Fifteen minutes later he saw Lydia Morelli walking toward him. She was wearing a simple blue blouse, gray slacks, and low-heeled shoes. From a distance, she looked slim and elegant. Up close she looked weary and malnourished, and DeMarco wondered if she might be ill.
She took a seat next to him on the bench, breathing as if the short walk from the parking lot to the garden had winded her, and when she exhaled he could smell liquor on her breath. It was only nine-thirty a.m. It seemed that Lydia was indeed ill; her illness was alcoholism. DeMarco could understand a bit better now why her husband had seemed annoyed about her drinking.

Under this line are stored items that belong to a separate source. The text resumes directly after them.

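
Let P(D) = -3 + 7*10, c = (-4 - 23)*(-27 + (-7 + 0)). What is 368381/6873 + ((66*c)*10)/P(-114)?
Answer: 4188894767/460491 ≈ 9096.6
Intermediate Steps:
c = 918 (c = -27*(-27 - 7) = -27*(-34) = 918)
P(D) = 67 (P(D) = -3 + 70 = 67)
368381/6873 + ((66*c)*10)/P(-114) = 368381/6873 + ((66*918)*10)/67 = 368381*(1/6873) + (60588*10)*(1/67) = 368381/6873 + 605880*(1/67) = 368381/6873 + 605880/67 = 4188894767/460491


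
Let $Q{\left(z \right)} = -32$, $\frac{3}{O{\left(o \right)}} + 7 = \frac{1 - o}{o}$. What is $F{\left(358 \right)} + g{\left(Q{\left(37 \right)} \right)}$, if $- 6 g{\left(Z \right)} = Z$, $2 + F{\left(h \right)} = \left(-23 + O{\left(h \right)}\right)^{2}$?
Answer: $\frac{13518031477}{24590307} \approx 549.73$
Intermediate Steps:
$O{\left(o \right)} = \frac{3}{-7 + \frac{1 - o}{o}}$
$F{\left(h \right)} = -2 + \left(-23 - \frac{3 h}{-1 + 8 h}\right)^{2}$
$g{\left(Z \right)} = - \frac{Z}{6}$
$F{\left(358 \right)} + g{\left(Q{\left(37 \right)} \right)} = \frac{527 - 3068060 + 34841 \cdot 358^{2}}{1 - 5728 + 64 \cdot 358^{2}} - - \frac{16}{3} = \frac{527 - 3068060 + 34841 \cdot 128164}{1 - 5728 + 64 \cdot 128164} + \frac{16}{3} = \frac{527 - 3068060 + 4465361924}{1 - 5728 + 8202496} + \frac{16}{3} = \frac{1}{8196769} \cdot 4462294391 + \frac{16}{3} = \frac{4462294391}{8196769} + \frac{16}{3} = \frac{13518031477}{24590307}$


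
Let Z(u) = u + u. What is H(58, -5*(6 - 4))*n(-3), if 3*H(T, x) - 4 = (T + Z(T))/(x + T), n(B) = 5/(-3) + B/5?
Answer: -1037/180 ≈ -5.7611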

Lydia closed her eyes until her breathing returned to normal then opened them and looked around, apparently checking to make sure no one was nearby. Impatient, DeMarco said, “Why did you want to see me, Mrs. Morelli?”
Lydia stopped scanning the area and looked directly into his eyes and said, “Because your life’s in danger.”
Whoa! If you want to get someone’s attention, that’s a good way to start a conversation.
“What are you talking about?” DeMarco said.
“I heard what you told Paul and the toady.”
“The toady?”
“Sorry. My pet name for Abe. At any rate, I heard what you told them. I eavesdropped. After I left Paul’s office, I stood near the door and listened.” When she said this she smiled somewhat smugly, as if she was proud to have put one over on her famous husband.
“Terry Finley didn’t die in a boating accident,” Lydia said. “He was killed because he was investigating Paul.”
“Mrs. Morelli, you need to tell me what you’re talking about.”
“What do you think of my husband?” she said.
“What do I think?” DeMarco said, confused by the question. “I guess I think he’s a brilliant politician. Everyone says he’s going to be the next president.”
Lydia nodded as if agreeing with DeMarco, then said, “He’s a monster. He belongs in a cage, not the White House.”
DeMarco was almost too stunned to react. “Mrs. Morelli,” he said, “I’m not sure where—”
“I’m the one who contacted Terry,” Lydia said. “I’m the one who asked him to dig into Paul’s past.”
Jesus Christ.
“I heard Paul and the toady talking about him one day,” Lydia said. “They were laughing, saying how he was this stubborn little journalist who never got it quite right.”
Now that bothered DeMarco. Paul Morelli had said that he didn’t know Terry Finley.
“But I asked around,” Lydia said, “and I figured that Terry was exactly who I needed. I needed someone willing to do anything to make a name for himself, yet it had to be someone connected with a credible paper like the Post or the Times. I decided it was time for me to finally do something, and Terry was perfect.”
DeMarco thought she may have selected Terry Finley for another reason: if she’d gone to one of the big-name reporters, they might have had more sense than to listen to her. But he still didn’t know what the hell she was talking about.